Alta tensione tra Turchia e Israele per l'influenza su Damasco dopo il raid israeliano di due giorni fa su una base militare nella Siria centrale: Ankara respinge le accuse di rafforzamento militare al confine e denuncia l'isolamento di Netanyahu, mentre il premier israeliano insiste che lo Stato ebraico non tollera "un radicamento militare turco" in Siria. Tra le due potenze regionali, la Siria dell'ex qaidista Ahmad Sharaa, sostenuto dagli Stati Uniti, prova a non irritare lo Stato ebraico restando però stretta alleata di Ankara.

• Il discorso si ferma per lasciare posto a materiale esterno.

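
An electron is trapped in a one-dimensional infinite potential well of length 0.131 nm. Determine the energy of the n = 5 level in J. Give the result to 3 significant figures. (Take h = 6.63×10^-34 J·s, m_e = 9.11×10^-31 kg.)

For an infinite well E_n = n²h²/(8m_eL²), so E_1 = h²/(8m_eL²) = (6.63×10^-34)²/(8·9.11×10^-31·(1.31×10^-10 m)²) = 3.515×10^-18 J.
Then E_5 = 5²·E_1 = 25·3.515×10^-18 J = 8.79×10^-17 J.

E_5 = 8.79×10^-17 J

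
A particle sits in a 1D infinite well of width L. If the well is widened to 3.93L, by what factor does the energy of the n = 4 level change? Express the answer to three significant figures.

0.0647

E_n ∝ 1/L², so the energy scales by 1/3.93² = 0.0647.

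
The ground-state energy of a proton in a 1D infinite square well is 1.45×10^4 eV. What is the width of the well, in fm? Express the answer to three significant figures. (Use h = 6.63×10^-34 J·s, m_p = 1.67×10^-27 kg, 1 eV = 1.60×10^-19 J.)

L = 119 fm

From E_n = n²h²/(8m_pL²), L = n·h/√(8m_pE_n).
E_1 = 1.45×10^4 eV = 2.320×10^-15 J, so L = 1·6.63×10^-34/√(8·1.67×10^-27·2.320×10^-15) = 1.19×10^-13 m = 119 fm.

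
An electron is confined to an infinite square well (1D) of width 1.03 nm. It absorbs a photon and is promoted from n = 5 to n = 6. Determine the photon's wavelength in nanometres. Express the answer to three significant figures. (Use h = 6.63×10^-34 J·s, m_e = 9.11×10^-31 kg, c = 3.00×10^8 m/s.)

E_1 = h²/(8m_eL²) = 5.685×10^-20 J, so ΔE = (6² − 5²)E_1 = 6.254×10^-19 J.
λ = hc/ΔE = (6.63×10^-34·3.00×10^8)/6.254×10^-19 = 3.18×10^-7 m = 318 nm.

λ = 318 nm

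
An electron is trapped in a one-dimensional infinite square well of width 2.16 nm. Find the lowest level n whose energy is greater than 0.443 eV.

n = 3

E_1 = h²/(8m_eL²) = 1.291×10^-20 J = 0.08059 eV.
Need n² > 0.443/0.08059 = 5.497, i.e. n > 2.345.
The smallest integer satisfying this is n = 3.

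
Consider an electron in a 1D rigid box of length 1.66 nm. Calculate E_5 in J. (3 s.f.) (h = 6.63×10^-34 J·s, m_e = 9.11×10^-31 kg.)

E_5 = 5.47×10^-19 J

For an infinite well E_n = n²h²/(8m_eL²), so E_1 = h²/(8m_eL²) = (6.63×10^-34)²/(8·9.11×10^-31·(1.66×10^-9 m)²) = 2.189×10^-20 J.
Then E_5 = 5²·E_1 = 25·2.189×10^-20 J = 5.47×10^-19 J.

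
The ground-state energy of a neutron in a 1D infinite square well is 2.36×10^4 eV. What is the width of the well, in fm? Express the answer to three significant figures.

L = 93.1 fm

From E_n = n²h²/(8m_nL²), L = n·h/√(8m_nE_n).
E_1 = 2.36×10^4 eV = 3.781×10^-15 J, so L = 1·6.626×10^-34/√(8·1.675×10^-27·3.781×10^-15) = 9.31×10^-14 m = 93.1 fm.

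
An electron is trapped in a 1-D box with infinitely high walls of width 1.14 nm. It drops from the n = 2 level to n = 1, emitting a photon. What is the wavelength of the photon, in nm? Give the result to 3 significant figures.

λ = 1.43×10^3 nm

E_1 = h²/(8m_eL²) = 4.636×10^-20 J, so ΔE = (2² − 1²)E_1 = 1.391×10^-19 J.
λ = hc/ΔE = (6.626×10^-34·2.998×10^8)/1.391×10^-19 = 1.43×10^-6 m = 1.43×10^3 nm.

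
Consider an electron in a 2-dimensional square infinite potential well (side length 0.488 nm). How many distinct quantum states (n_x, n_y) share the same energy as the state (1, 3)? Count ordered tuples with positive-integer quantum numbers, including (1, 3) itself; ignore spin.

The level has n_x² + n_y² = 10. The ordered positive-integer solutions are (1, 3), (3, 1).
That gives 2 states.

degeneracy = 2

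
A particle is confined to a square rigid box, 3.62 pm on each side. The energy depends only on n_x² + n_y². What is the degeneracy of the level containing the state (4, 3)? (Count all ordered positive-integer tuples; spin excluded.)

degeneracy = 2

The level has n_x² + n_y² = 25. The ordered positive-integer solutions are (3, 4), (4, 3).
That gives 2 states.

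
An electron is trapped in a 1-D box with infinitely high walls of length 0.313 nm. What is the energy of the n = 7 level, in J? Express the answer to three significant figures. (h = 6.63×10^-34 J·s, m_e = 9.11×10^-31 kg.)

E_7 = 3.02×10^-17 J

For an infinite well E_n = n²h²/(8m_eL²), so E_1 = h²/(8m_eL²) = (6.63×10^-34)²/(8·9.11×10^-31·(3.13×10^-10 m)²) = 6.156×10^-19 J.
Then E_7 = 7²·E_1 = 49·6.156×10^-19 J = 3.02×10^-17 J.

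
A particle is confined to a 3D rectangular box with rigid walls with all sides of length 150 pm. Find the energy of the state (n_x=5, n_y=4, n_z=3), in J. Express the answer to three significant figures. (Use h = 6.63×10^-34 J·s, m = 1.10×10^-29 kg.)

E = 1.11×10^-17 J

For a 3D rectangular well E = (h²/8m)·Σ n_i²/L_i² = (6.63×10^-34)²/(8·1.10×10^-29) · [5²/(150 pm)² + 4²/(150 pm)² + 3²/(150 pm)²].
Evaluating gives E = 1.11×10^-17 J.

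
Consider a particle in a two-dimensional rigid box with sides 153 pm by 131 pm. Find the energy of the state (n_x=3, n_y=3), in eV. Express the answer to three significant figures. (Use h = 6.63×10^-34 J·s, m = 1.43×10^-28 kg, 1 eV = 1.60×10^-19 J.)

For a 2D rectangular well E = (h²/8m)·Σ n_i²/L_i² = (6.63×10^-34)²/(8·1.43×10^-28) · [3²/(153 pm)² + 3²/(131 pm)²].
Evaluating gives E = 3.492×10^-19 J = 2.18 eV.

E = 2.18 eV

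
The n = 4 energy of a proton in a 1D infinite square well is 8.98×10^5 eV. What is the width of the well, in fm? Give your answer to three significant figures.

L = 60.4 fm

From E_n = n²h²/(8m_pL²), L = n·h/√(8m_pE_n).
E_4 = 8.98×10^5 eV = 1.439×10^-13 J, so L = 4·6.626×10^-34/√(8·1.673×10^-27·1.439×10^-13) = 6.04×10^-14 m = 60.4 fm.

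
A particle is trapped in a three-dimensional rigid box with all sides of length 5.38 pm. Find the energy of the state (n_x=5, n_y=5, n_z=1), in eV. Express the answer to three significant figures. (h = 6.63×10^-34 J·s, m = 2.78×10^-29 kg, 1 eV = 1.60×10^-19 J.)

For a 3D rectangular well E = (h²/8m)·Σ n_i²/L_i² = (6.63×10^-34)²/(8·2.78×10^-29) · [5²/(5.38 pm)² + 5²/(5.38 pm)² + 1²/(5.38 pm)²].
Evaluating gives E = 3.483×10^-15 J = 2.18×10^4 eV.

E = 2.18×10^4 eV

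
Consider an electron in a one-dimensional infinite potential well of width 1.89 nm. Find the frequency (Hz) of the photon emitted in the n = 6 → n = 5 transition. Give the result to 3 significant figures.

f = 2.80×10^14 Hz

E_1 = h²/(8m_eL²) = 1.687×10^-20 J and ΔE = (6² − 5²)E_1 = 1.856×10^-19 J.
f = ΔE/h = 1.856×10^-19/6.626×10^-34 = 2.80×10^14 Hz.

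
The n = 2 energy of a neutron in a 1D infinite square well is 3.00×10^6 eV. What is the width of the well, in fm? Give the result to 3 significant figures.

From E_n = n²h²/(8m_nL²), L = n·h/√(8m_nE_n).
E_2 = 3.00×10^6 eV = 4.806×10^-13 J, so L = 2·6.626×10^-34/√(8·1.675×10^-27·4.806×10^-13) = 1.65×10^-14 m = 16.5 fm.

L = 16.5 fm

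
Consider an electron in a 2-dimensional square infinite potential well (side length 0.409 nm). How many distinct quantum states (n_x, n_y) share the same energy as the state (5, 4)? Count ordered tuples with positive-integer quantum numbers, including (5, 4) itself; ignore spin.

The level has n_x² + n_y² = 41. The ordered positive-integer solutions are (4, 5), (5, 4).
That gives 2 states.

degeneracy = 2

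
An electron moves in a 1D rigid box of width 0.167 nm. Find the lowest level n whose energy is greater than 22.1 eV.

n = 2

E_1 = h²/(8m_eL²) = 2.160×10^-18 J = 13.48 eV.
Need n² > 22.1/13.48 = 1.639, i.e. n > 1.280.
The smallest integer satisfying this is n = 2.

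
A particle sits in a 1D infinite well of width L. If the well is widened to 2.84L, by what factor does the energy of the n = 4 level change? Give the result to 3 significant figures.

E_n ∝ 1/L², so the energy scales by 1/2.84² = 0.124.

0.124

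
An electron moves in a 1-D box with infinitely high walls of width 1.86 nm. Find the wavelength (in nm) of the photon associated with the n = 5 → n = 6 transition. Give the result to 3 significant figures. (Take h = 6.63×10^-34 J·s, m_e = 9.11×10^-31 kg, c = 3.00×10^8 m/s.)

λ = 1.04×10^3 nm

E_1 = h²/(8m_eL²) = 1.743×10^-20 J, so ΔE = (6² − 5²)E_1 = 1.917×10^-19 J.
λ = hc/ΔE = (6.63×10^-34·3.00×10^8)/1.917×10^-19 = 1.04×10^-6 m = 1.04×10^3 nm.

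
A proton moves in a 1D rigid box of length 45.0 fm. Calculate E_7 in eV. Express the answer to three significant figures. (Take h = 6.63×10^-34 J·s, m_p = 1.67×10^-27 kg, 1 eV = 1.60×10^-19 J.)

E_7 = 4.98×10^6 eV

For an infinite well E_n = n²h²/(8m_pL²), so E_1 = h²/(8m_pL²) = (6.63×10^-34)²/(8·1.67×10^-27·(4.50×10^-14 m)²) = 1.625×10^-14 J.
Then E_7 = 7²·E_1 = 49·1.625×10^-14 J = 7.962×10^-13 J.
Converting, E_7 = 7.962×10^-13 J / (1.60×10^-19 J/eV) = 4.98×10^6 eV.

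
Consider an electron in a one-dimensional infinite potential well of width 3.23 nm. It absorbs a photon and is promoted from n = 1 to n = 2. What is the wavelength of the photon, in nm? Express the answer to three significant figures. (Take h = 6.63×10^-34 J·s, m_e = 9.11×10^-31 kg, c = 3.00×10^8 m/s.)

λ = 1.15×10^4 nm

E_1 = h²/(8m_eL²) = 5.781×10^-21 J, so ΔE = (2² − 1²)E_1 = 1.734×10^-20 J.
λ = hc/ΔE = (6.63×10^-34·3.00×10^8)/1.734×10^-20 = 1.15×10^-5 m = 1.15×10^4 nm.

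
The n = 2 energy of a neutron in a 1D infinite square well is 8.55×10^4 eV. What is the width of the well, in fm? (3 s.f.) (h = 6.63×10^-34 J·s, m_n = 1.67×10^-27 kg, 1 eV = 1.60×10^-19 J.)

From E_n = n²h²/(8m_nL²), L = n·h/√(8m_nE_n).
E_2 = 8.55×10^4 eV = 1.368×10^-14 J, so L = 2·6.63×10^-34/√(8·1.67×10^-27·1.368×10^-14) = 9.81×10^-14 m = 98.1 fm.

L = 98.1 fm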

In una nuova dichiarazione ai media, Netanyahu ha detto: "Non tollereremo un radicamento militare turco che avanza verso sud, perché questo ci minaccia". Israele, ha spiegato, aveva prima avvertito Ankara "in termini generali", e "non avendolo capito", si è "assicurato che lo capissero più chiaramente". Poche ore prima, il ministro della difesa Israel Katz aveva accusato il presidente turco Recep Tayyip Erdogan di trascinare Ankara in "avventure pericolose" in Siria. Da Ankara il portavoce della presidenza Burhanettin Duran ha ribattuto che le accuse di Netanyahu riflettono il suo "isolamento politico". Dello stesso avviso il ministro degli esteri Hakan Fidan, che ha rivendicato il "forte sostegno" di Egitto e Arabia Saudita alla politica turca in Siria e ha chiesto a Israele di "porre fine agli attacchi sconsiderati". In questo equilibrio precario, Damasco, in stato di belligeranza formale con Israele da decenni, dialoga da mesi direttamente con lo Stato ebraico per un'intesa di sicurezza mediata dagli Stati Uniti. Dalla sua visita ufficiale in Pakistan, il ministro degli esteri siriano Asaad Shaibani ha respinto le accuse secondo cui la base colpita di Abu Dhuhur fosse un avamposto militare turco: i lavori, dice, "si limitavano al ripristino dell'aeroporto danneggiato dalla guerra", di fatto "quasi vuoto" al momento del raid. Damasco, però, non conferma né smentisce quanto riferito da media israeliani secondo cui il capo del Mossad Roman Gofman ha telefonato a Shaibani il 14 agosto, quattro giorni prima del raid, per discutere della presenza militare turca nel Paese. Shaibani ha ammesso la visita di ufficiali turchi alla base pochi giorni prima dell'attacco, cooperazione che paragona a quella con Arabia Saudita, Giordania, Qatar e Russia. Sul retroscena dell'operazione circola una versione, ripresa dai media filogovernativi di Damasco, che rafforza in parte la linea di Ankara: oltre 200 militari siriani erano pronti a raggiungere la base tredici ore dopo il raid, per schierarvi droni e difese aeree in funzione anti-Stato islamico. Ma con le elezioni israeliane fissate al 27 ottobre, ogni movimento siro-turco pesa nell'agenda di sicurezza di Netanyahu: sul fronte sud-occidentale la pressione non si allenta, e il capo di stato maggiore dell'Idf Eyal Zamir ha visitato la zona siriana occupata da Israele, rivendicando prontezza "in tutti gli scenari".